Now replace the for loop with the common pool set up:

from functools import partial
from multiprocessing import Pool  # 1


def worker_fn(changing_stuff, const_value):
    '''A function that takes as it's first parameter
    the values that change for each loop iteration, and
    the remaining parameters do not change with each
    loop iteration
    '''
    a, b = changing_stuff
    return (a + b) * const_value

avalues = range(20)
bvalues = range(100, 120)
const = 100

fn = partial(worker_fn, const_value=const)

# this must be an `iterable`, so a list or generator
zipped_args = zip(avalues, bvalues)  # 2

# Python 3
with Pool() as pool:  # 3
    results = pool.map(fn, zipped_args)  # 4

# or if you're stuck with Python 2:
pool = Pool()
results = pool.map(fn, zipped_args)  # 4
  1. import the Pool object, which defaults to one process per cpu
  2. create an iterable of your arguments which vary per loop iteration. This can either be a list or generator. Look up the zip documentation for more information.
  3. Using the Pool as a context manager cleans up the processes after use
  4. We call the map function, which applies a function taking one argument, to an iterable of things.
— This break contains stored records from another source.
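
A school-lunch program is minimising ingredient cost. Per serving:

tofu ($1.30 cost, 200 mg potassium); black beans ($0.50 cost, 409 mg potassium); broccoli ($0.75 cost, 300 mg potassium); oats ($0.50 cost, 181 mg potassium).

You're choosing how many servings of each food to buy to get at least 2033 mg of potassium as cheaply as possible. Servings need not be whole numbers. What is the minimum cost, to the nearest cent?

Cost per mg of potassium: black beans $0.0012, broccoli $0.0025, oats $0.0028, tofu $0.0065.
With no serving limits, use only black beans: 2033 mg / 409 mg = 4.971 servings × $0.50 = $2.49.

$2.49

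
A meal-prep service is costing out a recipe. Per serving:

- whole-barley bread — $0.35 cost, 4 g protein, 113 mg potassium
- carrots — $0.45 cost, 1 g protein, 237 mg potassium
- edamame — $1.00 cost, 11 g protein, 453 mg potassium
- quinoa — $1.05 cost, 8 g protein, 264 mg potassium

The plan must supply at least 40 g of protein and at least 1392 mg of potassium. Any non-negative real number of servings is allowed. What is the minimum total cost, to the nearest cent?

An LP optimum is at a vertex; with two nutrient constraints at most two foods are used. Check each candidate.
whole-barley bread only: max(40/4, 1392/113) = 12.32 servings → $4.31.
carrots only: max(40/1, 1392/237) = 40 servings → $18.00.
edamame only: max(40/11, 1392/453) = 3.636 servings → $3.64.
quinoa only: max(40/8, 1392/264) = 5.273 servings → $5.54.
whole-barley bread + carrots with both tight: 9.686 servings and 1.255 servings → $3.95.
whole-barley bread + edamame with both tight: 4.935 servings and 1.842 servings → $3.57.
whole-barley bread + quinoa: intersection lies outside the first quadrant.
carrots + edamame: the both-tight solution has a negative serving — not a feasible corner.
carrots + quinoa with both tight: 0.3529 servings and 4.956 servings → $5.36.
edamame + quinoa with both tight: 0.8 servings and 3.9 servings → $4.89.
Cheapest feasible corner: $3.57.

$3.57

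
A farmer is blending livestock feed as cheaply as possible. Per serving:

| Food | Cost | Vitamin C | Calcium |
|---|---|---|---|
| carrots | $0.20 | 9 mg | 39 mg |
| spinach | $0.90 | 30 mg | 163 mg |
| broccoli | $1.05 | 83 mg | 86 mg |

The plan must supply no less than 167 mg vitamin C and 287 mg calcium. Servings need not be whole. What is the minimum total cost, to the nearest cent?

$2.44

With two linear requirements the optimum uses one or two foods; enumerate the corners.
carrots only: max(167/9, 287/39) = 18.56 servings → $3.71.
spinach only: max(167/30, 287/163) = 5.567 servings → $5.01.
broccoli only: max(167/83, 287/86) = 3.337 servings → $3.50.
carrots + spinach: the both-tight solution has a negative serving — not a feasible corner.
carrots + broccoli with both tight: 3.84 servings and 1.596 servings → $2.44.
spinach + broccoli with both tight: 0.8639 servings and 1.7 servings → $2.56.
The minimum over all feasible corners is $2.44.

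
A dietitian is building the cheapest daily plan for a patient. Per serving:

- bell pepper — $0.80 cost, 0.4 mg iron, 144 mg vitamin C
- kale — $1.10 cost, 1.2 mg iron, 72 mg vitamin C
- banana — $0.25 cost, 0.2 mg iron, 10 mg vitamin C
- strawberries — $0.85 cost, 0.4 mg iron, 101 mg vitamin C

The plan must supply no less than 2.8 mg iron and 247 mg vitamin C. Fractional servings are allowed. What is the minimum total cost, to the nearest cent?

$2.85

bell pepper only: max(2.8/0.4, 247/144) = 7 servings → $5.60.
kale only: max(2.8/1.2, 247/72) = 3.431 servings → $3.77.
banana only: max(2.8/0.2, 247/10) = 24.7 servings → $6.17.
strawberries only: max(2.8/0.4, 247/101) = 7 servings → $5.95.
bell pepper + kale with both tight: 0.6583 servings and 2.114 servings → $2.85.
bell pepper + banana with both tight: 0.8629 servings and 12.27 servings → $3.76.
bell pepper + strawberries: the both-tight solution has a negative serving — not a feasible corner.
kale + banana: the both-tight solution has a negative serving — not a feasible corner.
kale + strawberries with both tight: 1.991 servings and 1.026 servings → $3.06.
banana + strawberries with both tight: 11.36 servings and 1.321 servings → $3.96.
So the least-cost plan costs $2.85.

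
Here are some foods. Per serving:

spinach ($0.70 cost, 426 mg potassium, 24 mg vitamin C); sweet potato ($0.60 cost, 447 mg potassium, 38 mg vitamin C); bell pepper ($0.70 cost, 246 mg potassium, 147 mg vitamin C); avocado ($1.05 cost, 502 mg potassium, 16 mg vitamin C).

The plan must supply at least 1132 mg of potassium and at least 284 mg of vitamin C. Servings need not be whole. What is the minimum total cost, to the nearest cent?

The cheapest plan sits at a corner of the feasible region — with two constraints it uses at most two foods.
spinach only: max(1132/426, 284/24) = 11.83 servings → $8.28.
sweet potato only: max(1132/447, 284/38) = 7.474 servings → $4.48.
bell pepper only: max(1132/246, 284/147) = 4.602 servings → $3.22.
avocado only: max(1132/502, 284/16) = 17.75 servings → $18.64.
spinach + sweet potato: intersection lies outside the first quadrant.
spinach + bell pepper with both tight: 1.702 servings and 1.654 servings → $2.35.
spinach + avocado: the both-tight solution has a negative serving — not a feasible corner.
sweet potato + bell pepper with both tight: 1.713 servings and 1.489 servings → $2.07.
sweet potato + avocado: intersection lies outside the first quadrant.
bell pepper + avocado with both tight: 1.782 servings and 1.382 servings → $2.70.
The minimum over all feasible corners is $2.07.

$2.07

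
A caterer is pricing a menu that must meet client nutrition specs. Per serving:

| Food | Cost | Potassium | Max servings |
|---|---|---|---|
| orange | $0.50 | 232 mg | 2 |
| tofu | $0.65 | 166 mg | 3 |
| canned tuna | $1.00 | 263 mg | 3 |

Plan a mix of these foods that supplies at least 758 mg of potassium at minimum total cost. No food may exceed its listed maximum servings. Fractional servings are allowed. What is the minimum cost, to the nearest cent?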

With these changes, your code should be parallelised! Of course things may not be that easy. Here are some common gotchas:

  • The biggest problem is with pickling. This is the process of converting python code to a string, to give to the other processes running your code. Lots of things can be pickled in Python, but some important ones that can’t are:
    • class instances, so you cannot use an instance method as your worker function
    • open files or sockets
    • if you find yourself with tracebacks that contain “pickle” then this is your problem
  • Exceptions in processes cause wierd behaviour. Newer versions of Python are better at this than older ones (*cough* python 2 *cough*), but generally you cannot catch exceptions thrown from other processes. Make your worker_fn bulletproof.
  • A consequence of the previous point is that trying to Ctrl-C out of a parallelised piece of code does not work, because the processes receive the KeyboardInterrupt error, but they do not synchronise and exit sanely. This is possibly fixed in Python 3.? but I don’t quite know.

Many thanks to James McCormac for helpful suggestions.